Jede Form der Vermittlung ist Realisierung einer Bedeutung und stellt damit gleichzeitig sowohl eine Erweiterung als auch eine Verengung und damit Verhinderung anderer Bedeutungsebenen dar. Literaturvermittlung als Forschungsdisziplin meint daher, anders als die alltagssprachliche Bedeutung, nicht die positiv konnotierte Verbreitung, Weiterleitung von Literatur, sondern versteht darunter im neutralen, pragmatischen Sinn die Prozesse und Ergebnisse, die von den literaturvermittelnden Instanzen ausgelöst und getragen werden. Literaturvermittlung leistet deshalb einen Beitrag zum »Verstehen des Verstehens« und kann damit auch als Brücke zwischen hermeneutischen und antihermeneutischen Positionen gesehen werden, denn wenn Hermeneutik nach der Machart, nach dem Wesen und den möglichen Bedeutungen eines Textes fragt, so ergänzt die Literaturvermittlung den möglichen Wissensfundus über Texte mit der Frage nach den Bedingungen, unter denen Wissen über Literatur entsteht. Und dies führt uns direkt zu den Arbeitsfeldern bzw. zu der Frage, mit welchen Themen sich die Forschung im Bereich der Literaturvermittlung konkret beschäftigt.

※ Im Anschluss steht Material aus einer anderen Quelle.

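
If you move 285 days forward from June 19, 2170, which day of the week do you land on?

Sunday

Jun 19, 2170 is a Tuesday.
285 mod 7 = 5, so 285 days after a Tuesday is Tuesday + 5 = Sunday.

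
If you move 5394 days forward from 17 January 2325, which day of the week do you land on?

Jan 17, 2325 is a Saturday.
5394 mod 7 = 4, so 5394 days after a Saturday is Saturday + 4 = Wednesday.

Wednesday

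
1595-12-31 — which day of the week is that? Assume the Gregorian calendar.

Sunday

Doomsday rule: the anchor day for the 1500s is Wednesday. For year 95: 95÷12 = 7 r 11, and 11÷4 = 2, so 7+11+2 = 20.
Wednesday + 20 ≡ Tuesday — that's 1595's doomsday.
In December the doomsday date is Dec 12.
Dec 31 is 19 days after Dec 12; 19 mod 7 = 5, so Tuesday + 5 = Sunday.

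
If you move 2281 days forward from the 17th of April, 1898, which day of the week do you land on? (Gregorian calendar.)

Saturday

Apr 17, 1898 is a Sunday.
2281 mod 7 = 6, so 2281 days after a Sunday is Sunday + 6 = Saturday.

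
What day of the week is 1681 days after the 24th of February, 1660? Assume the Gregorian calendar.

Feb 24, 1660 is a Tuesday.
1681 mod 7 = 1, so 1681 days after a Tuesday is Tuesday + 1 = Wednesday.

Wednesday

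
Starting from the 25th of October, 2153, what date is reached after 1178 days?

January 15, 2157

+365 (one year) → Oct 25, 2154 (813 left).
+365 (one year) → Oct 25, 2155 (448 left).
+366 (one year; includes Feb 29, 2156) → Oct 25, 2156 (82 left).
Oct has 31 days: +7 → Nov 1, 2156 (75 left).
Nov has 30 days: +30 → Dec 1, 2156 (45 left).
Dec has 31 days: +31 → Jan 1, 2157 (14 left).
+14 → Jan 15, 2157.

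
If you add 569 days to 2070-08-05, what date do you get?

February 25, 2072

+365 (one year) → Aug 5, 2071 (204 left).
Aug has 31 days: +27 → Sep 1, 2071 (177 left).
Sep has 30 days: +30 → Oct 1, 2071 (147 left).
Oct has 31 days: +31 → Nov 1, 2071 (116 left).
Nov has 30 days: +30 → Dec 1, 2071 (86 left).
Dec has 31 days: +31 → Jan 1, 2072 (55 left).
Jan has 31 days: +31 → Feb 1, 2072 (24 left).
+24 → Feb 25, 2072.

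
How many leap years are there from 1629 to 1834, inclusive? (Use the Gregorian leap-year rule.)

Multiples of 4 in [1629,1834]: 51.
Of those, multiples of 100: 2 (not leap unless ÷400).
Multiples of 400: 0.
Leap years = 51 − 2 + 0 = 49.

49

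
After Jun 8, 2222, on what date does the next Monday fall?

June 10, 2222

Jun 8, 2222 is a Saturday.
From Saturday to the next Monday is 2 days.
Jun 8, 2222 + 2 = Jun 10, 2222.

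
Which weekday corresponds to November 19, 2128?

Doomsday rule: the anchor day for the 2100s is Sunday. For year 28: 28÷12 = 2 r 4, and 4÷4 = 1, so 2+4+1 = 7.
Sunday + 7 ≡ Sunday — that's 2128's doomsday.
In November the doomsday date is Nov 7.
Nov 19 is 12 days after Nov 7; 12 mod 7 = 5, so Sunday + 5 = Friday.

Friday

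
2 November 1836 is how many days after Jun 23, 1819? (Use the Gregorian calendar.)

Jun 23, 1819 → Jun 23, 1820: 366 days (Feb 29, 1820 is in that span).
Jun 23, 1820 → Jun 23, 1821: 365 days.
Jun 23, 1821 → Jun 23, 1822: 365 days.
Jun 23, 1822 → Jun 23, 1823: 365 days.
Jun 23, 1823 → Jun 23, 1824: 366 days (Feb 29, 1824 is in that span).
Jun 23, 1824 → Jun 23, 1825: 365 days.
Jun 23, 1825 → Jun 23, 1826: 365 days.
Jun 23, 1826 → Jun 23, 1827: 365 days.
Jun 23, 1827 → Jun 23, 1828: 366 days (Feb 29, 1828 is in that span).
Jun 23, 1828 → Jun 23, 1829: 365 days.
Jun 23, 1829 → Jun 23, 1830: 365 days.
Jun 23, 1830 → Jun 23, 1831: 365 days.
Jun 23, 1831 → Jun 23, 1832: 366 days (Feb 29, 1832 is in that span).
Jun 23, 1832 → Jun 23, 1833: 365 days.
Jun 23, 1833 → Jun 23, 1834: 365 days.
Jun 23, 1834 → Jun 23, 1835: 365 days.
Jun 23, 1835 → Jun 23, 1836: 366 days (Feb 29, 1836 is in that span).
Jun 23, 1836 → Jul 23, 1836: 30 days (June has 30).
Jul 23, 1836 → Aug 23, 1836: 31 days (July has 31).
Aug 23, 1836 → Sep 23, 1836: 31 days (August has 31).
Sep 23, 1836 → Oct 23, 1836: 30 days (September has 30).
Oct 23, 1836 → Nov 2, 1836: 10 days.
Total: 6342 days.

6342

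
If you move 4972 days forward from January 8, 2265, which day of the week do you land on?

Tuesday

First find the weekday of Jan 8, 2265. Doomsday rule: the anchor day for the 2200s is Friday. For year 65: 65÷12 = 5 r 5, and 5÷4 = 1, so 5+5+1 = 11.
Friday + 11 ≡ Tuesday — that's 2265's doomsday.
In January the doomsday date is Jan 3 (2265 is not a leap year).
Jan 8 is 5 days after Jan 3; 5 mod 7 = 5, so Tuesday + 5 = Sunday.
4972 mod 7 = 2, so 4972 days after a Sunday is Sunday + 2 = Tuesday.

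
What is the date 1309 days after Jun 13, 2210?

January 12, 2214

+365 (one year) → Jun 13, 2211 (944 left).
+366 (one year; includes Feb 29, 2212) → Jun 13, 2212 (578 left).
+365 (one year) → Jun 13, 2213 (213 left).
Jun has 30 days: +18 → Jul 1, 2213 (195 left).
Jul has 31 days: +31 → Aug 1, 2213 (164 left).
Aug has 31 days: +31 → Sep 1, 2213 (133 left).
Sep has 30 days: +30 → Oct 1, 2213 (103 left).
Oct has 31 days: +31 → Nov 1, 2213 (72 left).
Nov has 30 days: +30 → Dec 1, 2213 (42 left).
Dec has 31 days: +31 → Jan 1, 2214 (11 left).
+11 → Jan 12, 2214.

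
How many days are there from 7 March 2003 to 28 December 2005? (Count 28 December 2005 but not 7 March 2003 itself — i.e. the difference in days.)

1027

Mar 7, 2003 → Mar 7, 2004: 366 days (Feb 29, 2004 is in that span).
Mar 7, 2004 → Mar 7, 2005: 365 days.
Mar 7, 2005 → Apr 7, 2005: 31 days (March has 31).
Apr 7, 2005 → May 7, 2005: 30 days (April has 30).
May 7, 2005 → Jun 7, 2005: 31 days (May has 31).
Jun 7, 2005 → Jul 7, 2005: 30 days (June has 30).
Jul 7, 2005 → Aug 7, 2005: 31 days (July has 31).
Aug 7, 2005 → Sep 7, 2005: 31 days (August has 31).
Sep 7, 2005 → Oct 7, 2005: 30 days (September has 30).
Oct 7, 2005 → Nov 7, 2005: 31 days (October has 31).
Nov 7, 2005 → Dec 7, 2005: 30 days (November has 30).
Dec 7, 2005 → Dec 28, 2005: 21 days.
Total: 1027 days.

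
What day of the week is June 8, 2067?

Wednesday

Doomsday rule: the anchor day for the 2000s is Tuesday. For year 67: 67÷12 = 5 r 7, and 7÷4 = 1, so 5+7+1 = 13.
Tuesday + 13 ≡ Monday — that's 2067's doomsday.
In June the doomsday date is Jun 6.
Jun 8 is 2 days after Jun 6; 2 mod 7 = 2, so Monday + 2 = Wednesday.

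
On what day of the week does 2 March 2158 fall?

Doomsday rule: the anchor day for the 2100s is Sunday. For year 58: 58÷12 = 4 r 10, and 10÷4 = 2, so 4+10+2 = 16.
Sunday + 16 ≡ Tuesday — that's 2158's doomsday.
In March the doomsday date is Mar 14.
Mar 2 is 12 days before Mar 14; 12 mod 7 = 5, so Tuesday − 5 = Thursday.

Thursday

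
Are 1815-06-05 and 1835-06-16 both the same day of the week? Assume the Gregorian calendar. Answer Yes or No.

No

From Jun 5, 1815 to Jun 16, 1835 is 7316 days.
7316 mod 7 = 1, so they are different weekdays.
(Jun 5, 1815 is a Monday; Jun 16, 1835 is a Tuesday.)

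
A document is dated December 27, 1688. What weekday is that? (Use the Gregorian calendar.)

Doomsday rule: the anchor day for the 1600s is Tuesday. For year 88: 88÷12 = 7 r 4, and 4÷4 = 1, so 7+4+1 = 12.
Tuesday + 12 ≡ Sunday — that's 1688's doomsday.
In December the doomsday date is Dec 12.
Dec 27 is 15 days after Dec 12; 15 mod 7 = 1, so Sunday + 1 = Monday.

Monday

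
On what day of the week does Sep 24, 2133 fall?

Thursday

January 1, 2133 is a Thursday.
Jan 1, 2133 → Feb 1, 2133: 31 days (January has 31).
Feb 1, 2133 → Mar 1, 2133: 28 days (February has 28).
Mar 1, 2133 → Apr 1, 2133: 31 days (March has 31).
Apr 1, 2133 → May 1, 2133: 30 days (April has 30).
May 1, 2133 → Jun 1, 2133: 31 days (May has 31).
Jun 1, 2133 → Jul 1, 2133: 30 days (June has 30).
Jul 1, 2133 → Aug 1, 2133: 31 days (July has 31).
Aug 1, 2133 → Sep 1, 2133: 31 days (August has 31).
Sep 1, 2133 → Sep 24, 2133: 23 days.
Total: 266 days.
266 mod 7 = 0, so Thursday + 0 = Thursday.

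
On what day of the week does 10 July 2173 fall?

Doomsday rule: the anchor day for the 2100s is Sunday. For year 73: 73÷12 = 6 r 1, and 1÷4 = 0, so 6+1+0 = 7.
Sunday + 7 ≡ Sunday — that's 2173's doomsday.
In July the doomsday date is Jul 11.
Jul 10 is 1 day before Jul 11; 1 mod 7 = 1, so Sunday − 1 = Saturday.

Saturday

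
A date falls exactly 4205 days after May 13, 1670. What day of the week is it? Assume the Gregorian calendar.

May 13, 1670 is a Tuesday.
4205 mod 7 = 5, so 4205 days after a Tuesday is Tuesday + 5 = Sunday.

Sunday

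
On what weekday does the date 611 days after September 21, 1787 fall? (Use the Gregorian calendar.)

Sunday

First find the weekday of Sep 21, 1787. Doomsday rule: the anchor day for the 1700s is Sunday. For year 87: 87÷12 = 7 r 3, and 3÷4 = 0, so 7+3+0 = 10.
Sunday + 10 ≡ Wednesday — that's 1787's doomsday.
In September the doomsday date is Sep 5.
Sep 21 is 16 days after Sep 5; 16 mod 7 = 2, so Wednesday + 2 = Friday.
611 mod 7 = 2, so 611 days after a Friday is Friday + 2 = Sunday.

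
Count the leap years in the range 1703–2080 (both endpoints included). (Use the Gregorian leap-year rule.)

93

Multiples of 4 in [1703,2080]: 95.
Of those, multiples of 100: 3 (not leap unless ÷400).
Multiples of 400: 1.
Leap years = 95 − 3 + 1 = 93.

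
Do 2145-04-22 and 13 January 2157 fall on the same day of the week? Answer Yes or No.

From Apr 22, 2145 to Jan 13, 2157 is 4284 days.
4284 mod 7 = 0, so they are the same weekday.
(Apr 22, 2145 is a Thursday; Jan 13, 2157 is a Thursday.)

Yes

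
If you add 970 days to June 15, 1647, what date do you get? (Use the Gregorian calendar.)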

3. Zentrale Themen im Forschungsgebiet Literaturvermittlung

Es erscheint naheliegend, Literaturvermittlung ausschließlich mit Fragen in Verbindung zu bringen, die sich auf die Distribution und Rezeption beziehen, d. h., dass Fragen, die direkt den Produktionsprozess betreffen, ausgeklammert werden. Tatsächlich führt aber Matthias Beilein anschaulich vor, dass Literaturvermittlung nicht nur als ein von der Produktion abgekoppelter Prozess zu verstehen ist, da sich am Beispiel des Lektorats deutlich nachweisen lässt, wie hier Literaturvermittlung auch direkt in den Produktionsprozess eingreift (vgl. Beilein 2017, S. 234). Der Dokumentarfilm von Jörg Adolph mit dem Schriftsteller John von Düffel (Houwelandt – Ein Roman entsteht, 2005) bestätigt dies, indem er deutlich zeigt, wie sehr die Zusammenarbeit zwischen Autor, Lektor und Verleger die Gestaltung eines Textes mitprägt. Der Schriftsteller John von Düffel zieht in dem Film das Fazit, dass sein Text vermutlich mit jedem anderen Lektor auch eine andere Gestalt annehmen würde. Neben Funktion und Wirkung des Lektorats wären im Bereich des Produktionsprozesses von Literatur noch viele andere Aspekte zu berücksichtigen und zu erforschen. So ließe sich an den in jüngerer Zeit häufig auftretenden Beispielen, wo Autoren während des Produktionsprozesses direkt in Interaktion mit den Lesern treten, untersuchen, ob und in welcher Form konkrete Rezeptionsakte in den Produktionsprozess einfließen. Autoren wie Thomas Glavinic oder Bernhard Aichner, die über das soziale Netzwerk Facebook die Kommunikation mit Lesern pflegen, bieten hierfür aufschlussreiches Material ebenso wie jene Autoren, die den Schreibprozess in publico vollziehen. Hier können Alban Nikolai Herbst, Elfriede Jelinek und Rainald Goetz als Vorreiter genannt werden – mittlerweile nutzen Autoren diese Praxis als erfolgreiches Marketinginstrument (Beispiele: Gegen Entgelt konnten Leser die Entstehung des Romans Morgen mehr, 2016, von Tilmann Rammstedt online mitverfolgen und kommentieren; der amerikanische Autor Yoshua Cohen ließ sich 2015 per Video eine Woche lang beim Schreiben zusehen; vgl. Giacomuzzi 2017a).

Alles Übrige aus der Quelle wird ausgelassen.